The fifth stage will then take place in Pico Haina in neighboring Cantabria. It is approximately 13 km long, but the average gradient is a relatively gentle 6.4%. Along with the team time trial in Utrecht, Pico Haina will be the early selection stage for the GC riders in the 2022 Vuelta.

However, the GC challenges that follow will come quickly as the Vuelta heads west to the Picos of Europa mountains after a weekend in Asturias. This weekend is rumored to include at least one, and possibly a second, mountain challenge.
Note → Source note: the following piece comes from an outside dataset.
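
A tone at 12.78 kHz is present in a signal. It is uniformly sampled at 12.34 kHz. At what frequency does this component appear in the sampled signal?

0.44 kHz

12.78 kHz mod fs = 0.44 kHz.
0.44 kHz ≤ fs/2 = 6.17 kHz, appears at 0.44 kHz.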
Saturday could finish with a steep but short climb to Los Praires, where Simon Yates took his second decisive race lead in 2018, but there are also rumors of a return to Angliru that day. And on Sunday, another major set-piece battle may unfold in the all-new Asturian mountain, Corrado Funkuaya.

In the second week of racing, the Vuelta heads south, where the details become very sketchy. Mid-week there is likely to be a punchy mountaintop finish near Portugal at El Piornal in the rarely visited western Extremadura region, and there will undoubtedly be another important uphill stage to Peñas Blancas overlooking the Mediterranean coast.

The decisive third week as the Vuelta heads north and back to Madrid includes more gaps.

Alejandro Valverde (Movistar) is likely to begin his final year as a racer in his hometown of Murcia, with a hilly stage scheduled between Elche and Alicante.

Race director Javier Guillén said that the 2022 Vuelta will feature an individual time trial "at some point," but gave no further details.

What is more certain is that last year's event will return to Madrid, its traditional finish point, on September 11, after finishing in Santiago de Compostela. And on Thursday, in the Spanish capital, the blanks on the Vuelta map and stage list will finally be revealed.